Argued November 5, 1980 Decided May 18, 1981
- Full case name: Robert Edwards, Petitioner v. State of Arizona
- Docket no.: 79-5269
- Citations: 451 U.S. 477 (more) 101 S. Ct. 1880; 68 L. Ed. 2d 378; 1981 U.S. LEXIS 96

Holding
- After a defendant invokes his Fifth Amendment's right to counsel, police may not reinitiate custodial interrogation without counsel present or a knowing and intelligent relinquishment of that right.

Court membership
- Chief Justice Warren E. Burger Associate Justices William J. Brennan Jr. · Potter Stewart Byron White · Thurgood Marshall Harry Blackmun · Lewis F. Powell Jr. William Rehnquist · John P. Stevens

Case opinions
- Majority: White, joined by Brennan, Stewart, Marshall, Blackmun, Stevens
- Concurrence: Burger
- Concurrence: Powell, joined by Rehnquist

Laws applied
- U.S. Const. amend. V

= Edwards v. Arizona =

Edwards v. Arizona, 451 U.S. 477 (1981), is a decision by the United States Supreme Court holding that once a defendant invokes his Fifth Amendment right to counsel, police must cease custodial interrogation. Re-interrogation is only permissible once defendant's counsel has been made available to him, or he himself initiates further communication, exchanges, or conversations with the police. Statements obtained in violation of this rule are a violation of a defendant's Fifth Amendment rights.

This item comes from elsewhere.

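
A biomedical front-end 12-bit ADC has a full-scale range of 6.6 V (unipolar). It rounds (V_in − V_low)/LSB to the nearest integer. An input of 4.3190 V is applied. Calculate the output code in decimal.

With 4096 levels over 6.6 V, one step is 1.611 mV.
(4.3190 − 0) / 0.00161133 = 2680.398 LSBs.
So the output code is 2680.

code 2680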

This bright-line rule has been praised by legal scholars with some scholars stating it was a mistake to move from this standard to that of Davis v. United States which stipulates that the right to counsel can only be legally asserted by an "unambiguous or unequivocal request for counsel."

== Facts ==
Edwards was arrested at his home on charges of robbery, burglary, and first-degree murder. Following his arrest, at the police station, he was informed of his Miranda rights. Edwards stated he understood his rights, and was willing to submit to questioning. After being told that another suspect was arrested in connection with the same crime, Edwards denied involvement and then sought to "make a deal". Edwards then proceeded to call a county attorney and shortly afterwards he said to his interrogator "I want an attorney before making a deal." Immediately, the questioning ceased and Edwards was taken to county jail. The following morning, two detectives came to see him stating that they wanted to talk to him. At first Edwards resisted, but he was told he had to talk to the detectives. The officers informed him of his Miranda rights, and obtained a confession from him. At trial, Edwards sought to suppress his confession. The lower court and the Arizona Supreme Court denied the motion.

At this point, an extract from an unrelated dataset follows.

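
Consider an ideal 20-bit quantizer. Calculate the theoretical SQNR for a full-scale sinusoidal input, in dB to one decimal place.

122.2 dB

SNR ≈ 6.02·N + 1.76 dB = 6.02·20 + 1.76 = 122.16 dB.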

== Opinion of the Court ==
The Court held that a waiver of the right to counsel, once invoked, not only must be voluntary, but also must constitute a knowing and intelligent relinquishment of a known right or privilege. The fact that Edwards confessed after being read his Miranda rights does not demonstrate that he understood his right to counsel and intelligently and knowingly relinquished it. Once the right to counsel under the Fifth Amendment has been invoked, a valid waiver cannot be shown just by the accused responding to interrogations despite Miranda warnings having been read. In Rhode Island v. Innis, , the court clarifies the meaning of interrogation.

== Contrast to the Sixth Amendment right to counsel ==
Under Montejo v. Louisiana (2009), the Sixth Amendment's right to counsel does not prevent police from initiation of interrogation once the right attaches. This is in contrast to the Fifth Amendment right to counsel, where the police custodial interrogation is not permitted as per Edwards.